Olhei para o ecrã e vi três expressões diferentes a surgir de uma vez nos rostos lá fora da minha casa. Choque da tia mais velha de azul. Curiosidade do primo com a coluna. E um reconhecimento lento e constrangido de uma das sobrinhas, que de repente tinha idade suficiente para perceber exactamente que tipo de roteiro familiar tinha crescido a assistir. Ninguém perdeu o que a Ofélia tinha acabado de admitir. Ninguém perdeu que ela tinha parado de fingir que aquela festa de aniversário era sobre balões e cabrito.
“Queres a verdade toda?” perguntei. “Está bem. Há dez dias mudei as fechaduras porque descobri que a tua mãe tinha cópias das minhas chaves. No dia seguinte desativei os comandos do portão porque o Sérgio tinha descarregado o código de registo. E depois disso, instalei mais uma câmara dentro do meu escritório porque queria saber até onde isto tinha ido.”

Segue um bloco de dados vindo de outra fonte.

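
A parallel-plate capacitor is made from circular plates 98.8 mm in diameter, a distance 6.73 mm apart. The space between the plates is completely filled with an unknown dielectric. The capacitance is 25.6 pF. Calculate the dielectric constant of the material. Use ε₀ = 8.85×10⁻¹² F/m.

2.54

A = π(98.8/2 mm)² = 7.67×10⁻³ m².
κ = Cd/(ε₀A) = 2.56×10⁻¹¹ × 6.73×10⁻³ / (8.85×10⁻¹² × 7.67×10⁻³) = 2.54.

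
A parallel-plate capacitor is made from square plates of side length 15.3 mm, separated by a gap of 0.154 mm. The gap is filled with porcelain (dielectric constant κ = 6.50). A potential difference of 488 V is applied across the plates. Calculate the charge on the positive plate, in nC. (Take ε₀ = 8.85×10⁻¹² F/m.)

Q ≈ 42.7 nC

A = (15.3 mm)² = 2.34×10⁻⁴ m².
C = κε₀A/d = 6.50 × 8.85×10⁻¹² × 2.34×10⁻⁴ / 1.54×10⁻⁴ = 8.74×10⁻¹¹ F.
Q = CV = 8.74×10⁻¹¹ × 488 = 4.27×10⁻⁸ C.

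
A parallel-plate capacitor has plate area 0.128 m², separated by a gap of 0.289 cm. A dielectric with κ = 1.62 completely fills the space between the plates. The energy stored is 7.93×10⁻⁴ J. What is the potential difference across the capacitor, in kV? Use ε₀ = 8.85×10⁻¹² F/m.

V ≈ 1.58 kV

C = κε₀A/d = 1.62 × 8.85×10⁻¹² × 0.128 / 2.89×10⁻³ = 6.35×10⁻¹⁰ F.
V = √(2U/C) = √(2 × 7.93×10⁻⁴ / 6.35×10⁻¹⁰) = 1.58×10³ V.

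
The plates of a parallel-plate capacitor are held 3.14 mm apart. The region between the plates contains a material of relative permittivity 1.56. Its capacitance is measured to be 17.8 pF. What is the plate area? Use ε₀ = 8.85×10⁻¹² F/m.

40.5 cm²

A = Cd/(κε₀) = 1.78×10⁻¹¹ × 3.14×10⁻³ / (1.56 × 8.85×10⁻¹²) = 4.05×10⁻³ m².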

O Sérgio parou de se mexer.
A Ofélia também.
Não foi dramático como os filmes fazem parecer. Foi mais pequeno que isso, mais humano, o que o tornou pior. Um homem a ficar parado porque de repente percebe qual versão da história já não lhe pertence. Uma mulher a apertar a mandíbula porque sabe que o que quer que tenha sido dito a portas fechadas pode já não estar fechado.
“Mariana,” disse o Sérgio, e pela primeira vez naquela manhã a sua voz soou quase gentil, quase familiar, quase como o homem que um dia acreditei ter-me amado.Ele finalmente entendeu que a casa nunca seria dele, e eu, finalmente, descansada na minha própria pele, fechei o portão pela última vez.